Voor iedere 100 m2 aan te leggen landschapselementen ontstaat 1 punt aan ontwikkelruimte. Voor de 40 benodigde ontwikkelpunten, dient er dus 4000 m2 landschapselementen aangelegd te worden.
Aandachtspunt
Los van de aanleg van landschapselementen dient ook het erf landschappelijk ingepast te worden. Hiermee worden er geen punten verdiend onder het uitnodigingskader. Dit hoort bij de ontwikkeling van een erf.
Scenario 2
In het buitengebied ligt een erf, met de bestemming wonen. De bewoners willen een extra woning met een inhoud van 500 m3 aan het erf toevoegen. Bij deze woning willen ze 150 m2 aan bijgebouwen bouwen. Op dit erf is geen agrarische bebouwing meer aanwezig, dat gesloopt kan worden.
Ontwikkelruimte inzetten:
Om het initiatief mogelijk te kunnen maken zijn er, moeten er ontwikkelpunten gecreëerd worden. Voor een nieuwe woning van 500 m3 zijn 80 punten benodigd. Het maximale oppervlakte bijbehorende bouwwerken bij deze woning is 100 m2, alleen willen de initiatiefnemers bij de nieuwe woning 150 m2 bijgebouwen. Door meer ontwikkelruimte te creëren, kunnen er ook meer bijgebouwen worden gerealiseerd.
Voor 50 m2 extra oppervlakte aan bijbehorende bouwwerken, zijn 20 extra ontwikkelpunten nodig. Voor een woning van 500 m3 met 150 m2 aan bijgebouwen, moeten in totaal 100 ontwikkelpunten worden ingezet.
Ontwikkelruimte creëren:
Om aan de benodigde ontwikkelpunten te komen, heeft de initiatiefnemer een overeenkomst gesloten met een gestopte varkensboer. Hij mag de ontwikkelpunten overnemen die worden gecreëerd, door de sloop van de varkensstallen op de locatie. De varkensstallen op de locatie hebben asbest op het dak en zijn 500 m2 groot. Daarnaast is er een mestkelder van 200 m2.

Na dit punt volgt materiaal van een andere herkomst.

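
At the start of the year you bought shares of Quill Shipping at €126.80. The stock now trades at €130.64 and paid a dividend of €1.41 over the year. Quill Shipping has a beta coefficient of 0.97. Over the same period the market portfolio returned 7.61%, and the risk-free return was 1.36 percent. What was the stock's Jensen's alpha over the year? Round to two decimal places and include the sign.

Realised HPR = (P1 + D1 − P0) / P0 = (130.64 + 1.41 − 126.80) / 126.80 = 5.25 / 126.80 = 4.1404%
MRP = 7.61% − 1.36% = 6.25%
CAPM required = R_f + β·MRP = 1.36% + 0.97 × 6.25% = 7.4225%
α = realised − required = 4.1404% − 7.4225% = -3.28%

-3.28%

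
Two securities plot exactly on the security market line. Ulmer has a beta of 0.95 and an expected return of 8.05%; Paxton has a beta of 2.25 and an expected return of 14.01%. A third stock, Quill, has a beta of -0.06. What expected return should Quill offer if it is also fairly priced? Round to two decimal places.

3.42%

MRP (SML slope) = (14.01% − 8.05%) / (2.25 − 0.95) = 5.96% / 1.30 = 4.5846%
R_f (intercept) = 8.05% − 0.95 × 4.5846% = 3.6946%
E(R_Quill) = R_f + β × MRP = 3.6946% + -0.06 × 4.5846% = 3.42%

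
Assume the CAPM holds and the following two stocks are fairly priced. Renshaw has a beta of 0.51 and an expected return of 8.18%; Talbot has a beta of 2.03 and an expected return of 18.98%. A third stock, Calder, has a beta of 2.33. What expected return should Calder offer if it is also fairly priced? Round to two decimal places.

21.11%

MRP (SML slope) = (18.98% − 8.18%) / (2.03 − 0.51) = 10.80% / 1.52 = 7.1053%
R_f (intercept) = 8.18% − 0.51 × 7.1053% = 4.5563%
E(R_Calder) = R_f + β × MRP = 4.5563% + 2.33 × 7.1053% = 21.11%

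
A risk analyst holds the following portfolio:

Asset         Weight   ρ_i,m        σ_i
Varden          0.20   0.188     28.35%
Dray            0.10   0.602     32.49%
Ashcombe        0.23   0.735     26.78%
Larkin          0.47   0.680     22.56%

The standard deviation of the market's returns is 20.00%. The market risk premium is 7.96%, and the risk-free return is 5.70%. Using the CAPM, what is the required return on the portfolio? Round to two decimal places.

β_Varden = 0.188 × 28.35% / 20.00% = 0.2665
β_Dray = 0.602 × 32.49% / 20.00% = 0.9779
β_Ashcombe = 0.735 × 26.78% / 20.00% = 0.9842
β_Larkin = 0.680 × 22.56% / 20.00% = 0.7670
β_P = Σ w_i β_i = 0.20×0.2665 + 0.10×0.9779 + 0.23×0.9842 + 0.47×0.7670 = 0.7379
E(R_P) = R_f + β_P × MRP = 5.70% + 0.7379 × 7.96% = 11.57%

11.57%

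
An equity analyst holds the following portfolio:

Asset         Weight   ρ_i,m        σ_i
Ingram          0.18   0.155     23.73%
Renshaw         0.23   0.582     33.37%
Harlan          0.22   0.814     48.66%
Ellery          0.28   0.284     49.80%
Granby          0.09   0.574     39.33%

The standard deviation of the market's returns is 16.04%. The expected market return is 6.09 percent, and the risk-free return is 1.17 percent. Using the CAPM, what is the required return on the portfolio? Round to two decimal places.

7.25%

β_Ingram = 0.155 × 23.73% / 16.04% = 0.2293
β_Renshaw = 0.582 × 33.37% / 16.04% = 1.2108
β_Harlan = 0.814 × 48.66% / 16.04% = 2.4694
β_Ellery = 0.284 × 49.80% / 16.04% = 0.8817
β_Granby = 0.574 × 39.33% / 16.04% = 1.4074
β_P = Σ w_i β_i = 0.18×0.2293 + 0.23×1.2108 + 0.22×2.4694 + 0.28×0.8817 + 0.09×1.4074 = 1.2366
MRP = 6.09% − 1.17% = 4.92%
E(R_P) = R_f + β_P × MRP = 1.17% + 1.2366 × 4.92% = 7.25%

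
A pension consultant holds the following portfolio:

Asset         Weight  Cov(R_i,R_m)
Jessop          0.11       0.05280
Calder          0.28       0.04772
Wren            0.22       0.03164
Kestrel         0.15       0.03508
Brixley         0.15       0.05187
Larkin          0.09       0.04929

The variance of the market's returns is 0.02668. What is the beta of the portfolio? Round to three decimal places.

β_Jessop = 0.05280 / 0.02668 = 1.9790
β_Calder = 0.04772 / 0.02668 = 1.7886
β_Wren = 0.03164 / 0.02668 = 1.1859
β_Kestrel = 0.03508 / 0.02668 = 1.3148
β_Brixley = 0.05187 / 0.02668 = 1.9442
β_Larkin = 0.04929 / 0.02668 = 1.8475
β_P = Σ w_i β_i = 0.11×1.9790 + 0.28×1.7886 + 0.22×1.1859 + 0.15×1.3148 + 0.15×1.9442 + 0.09×1.8475 = 1.6345

1.635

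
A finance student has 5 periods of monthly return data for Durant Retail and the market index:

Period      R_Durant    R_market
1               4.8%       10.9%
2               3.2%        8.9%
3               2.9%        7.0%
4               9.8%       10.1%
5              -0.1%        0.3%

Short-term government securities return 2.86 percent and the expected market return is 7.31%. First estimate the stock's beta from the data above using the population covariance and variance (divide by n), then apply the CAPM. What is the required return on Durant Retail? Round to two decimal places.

5.74%

Mean R_i = (4.8 + 3.2 + 2.9 + 9.8 − 0.1) / 5 = 4.1200%
Mean R_m = (10.9 + 8.9 + 7.0 + 10.1 + 0.3) / 5 = 7.4400%
Σ(R_i − R̄_i)(R_m − R̄_m) = 46.7860  ⇒  Cov = 46.7860 / 5 = 9.3572
Σ(R_m − R̄_m)² = 72.3520  ⇒  Var(R_m) = 72.3520 / 5 = 14.4704
β = Cov / Var(R_m) = 9.3572 / 14.4704 = 0.6466
MRP = 7.31% − 2.86% = 4.45%
E(R) = R_f + β × MRP = 2.86% + 0.6466 × 4.45% = 5.74%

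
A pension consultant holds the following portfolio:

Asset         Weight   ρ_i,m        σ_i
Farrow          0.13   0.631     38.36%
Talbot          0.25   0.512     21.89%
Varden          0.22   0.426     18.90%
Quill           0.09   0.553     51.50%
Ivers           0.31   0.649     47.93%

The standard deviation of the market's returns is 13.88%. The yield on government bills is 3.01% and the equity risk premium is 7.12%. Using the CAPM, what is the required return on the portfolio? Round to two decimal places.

13.23%

β_Farrow = 0.631 × 38.36% / 13.88% = 1.7439
β_Talbot = 0.512 × 21.89% / 13.88% = 0.8075
β_Varden = 0.426 × 18.90% / 13.88% = 0.5801
β_Quill = 0.553 × 51.50% / 13.88% = 2.0518
β_Ivers = 0.649 × 47.93% / 13.88% = 2.2411
β_P = Σ w_i β_i = 0.13×1.7439 + 0.25×0.8075 + 0.22×0.5801 + 0.09×2.0518 + 0.31×2.2411 = 1.4356
E(R_P) = R_f + β_P × MRP = 3.01% + 1.4356 × 7.12% = 13.23%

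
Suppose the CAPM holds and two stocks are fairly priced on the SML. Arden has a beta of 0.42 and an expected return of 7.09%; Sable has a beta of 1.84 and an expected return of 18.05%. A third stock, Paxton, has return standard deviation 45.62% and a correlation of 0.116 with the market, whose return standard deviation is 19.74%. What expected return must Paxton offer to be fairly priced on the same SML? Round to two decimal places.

5.92%

MRP = (18.05% − 7.09%) / (1.84 − 0.42) = 7.7183%
R_f = 7.09% − 0.42 × 7.7183% = 3.8483%
β_Paxton = ρ·σ_i/σ_m = 0.116 × 45.62 / 19.74 = 0.2681
E(R_Paxton) = R_f + β × MRP = 3.8483% + 0.2681 × 7.7183% = 5.92%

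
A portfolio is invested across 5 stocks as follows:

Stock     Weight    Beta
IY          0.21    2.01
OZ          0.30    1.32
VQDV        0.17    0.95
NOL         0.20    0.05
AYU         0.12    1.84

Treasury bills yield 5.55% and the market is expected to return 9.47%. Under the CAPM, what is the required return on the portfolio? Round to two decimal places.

10.29%

β_P = Σ w_i β_i = 0.21×2.01 + 0.30×1.32 + 0.17×0.95 + 0.20×0.05 + 0.12×1.84 = 1.2104
MRP = 9.47% − 5.55% = 3.92%
E(R_P) = R_f + β_P × MRP = 5.55% + 1.2104 × 3.92% = 10.29%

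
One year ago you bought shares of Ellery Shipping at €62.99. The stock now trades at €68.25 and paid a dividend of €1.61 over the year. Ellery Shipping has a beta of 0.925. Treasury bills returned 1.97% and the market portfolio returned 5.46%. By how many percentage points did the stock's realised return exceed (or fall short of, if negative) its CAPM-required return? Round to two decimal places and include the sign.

+5.71%

Realised HPR = (P1 + D1 − P0) / P0 = (68.25 + 1.61 − 62.99) / 62.99 = 6.87 / 62.99 = 10.9065%
MRP = 5.46% − 1.97% = 3.49%
CAPM required = R_f + β·MRP = 1.97% + 0.925 × 3.49% = 5.19825%
α = realised − required = 10.9065% − 5.19825% = +5.71%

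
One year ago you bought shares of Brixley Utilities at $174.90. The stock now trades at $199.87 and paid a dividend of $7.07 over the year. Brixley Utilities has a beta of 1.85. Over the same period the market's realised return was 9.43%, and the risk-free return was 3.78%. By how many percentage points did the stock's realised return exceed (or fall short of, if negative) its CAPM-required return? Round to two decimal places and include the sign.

Realised HPR = (P1 + D1 − P0) / P0 = (199.87 + 7.07 − 174.90) / 174.90 = 32.04 / 174.90 = 18.3190%
MRP = 9.43% − 3.78% = 5.65%
CAPM required = R_f + β·MRP = 3.78% + 1.85 × 5.65% = 14.2325%
α = realised − required = 18.3190% − 14.2325% = +4.09%

+4.09%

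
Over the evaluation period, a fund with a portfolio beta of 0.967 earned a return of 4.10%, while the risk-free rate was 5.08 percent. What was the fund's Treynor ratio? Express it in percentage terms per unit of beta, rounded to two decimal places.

Treynor = (R_P − R_f) / β_P = (4.10% − 5.08%) / 0.9670 = -0.98% / 0.9670 = -1.01%

-1.01%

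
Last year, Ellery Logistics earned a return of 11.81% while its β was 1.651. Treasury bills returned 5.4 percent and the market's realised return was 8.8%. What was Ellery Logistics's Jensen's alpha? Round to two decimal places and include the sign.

+0.80%

Market excess return = 8.8% − 5.4% = 3.40%
CAPM benchmark = R_f + β(R_m − R_f) = 5.4% + 1.651 × 3.4% = 11.0134%
α = actual − benchmark = 11.81% − 11.0134% = +0.80%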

De varkensstallen van 500 m2 worden gesloopt. Bij stallen zonder asbest wordt er per 25 m2 4 punten aan ontwikkelruimte gecreëerd. Om de sloop van asbesthoudende gebouwen te stimuleren levert de sloop van deze gebouwen 15% meer ontwikkelruimte op dan sloop van gebouwen zonder asbest. Voor dit initiatief levert dat 92 ontwikkelpunten op, volgens de volgende berekening: 500 : 25 x 1,15 = 23 (afronden niet van toepassing), 23 x 4 = 92 punten.
Ook wordt de mestkelder van 200 m2 verwijderd. Per 25 m2, wordt er 1 punt aan ontwikkelruimte gecreëerd. Dit levert 8 punten op, volgens de volgende berekening: 200 : 25 = 8 punten.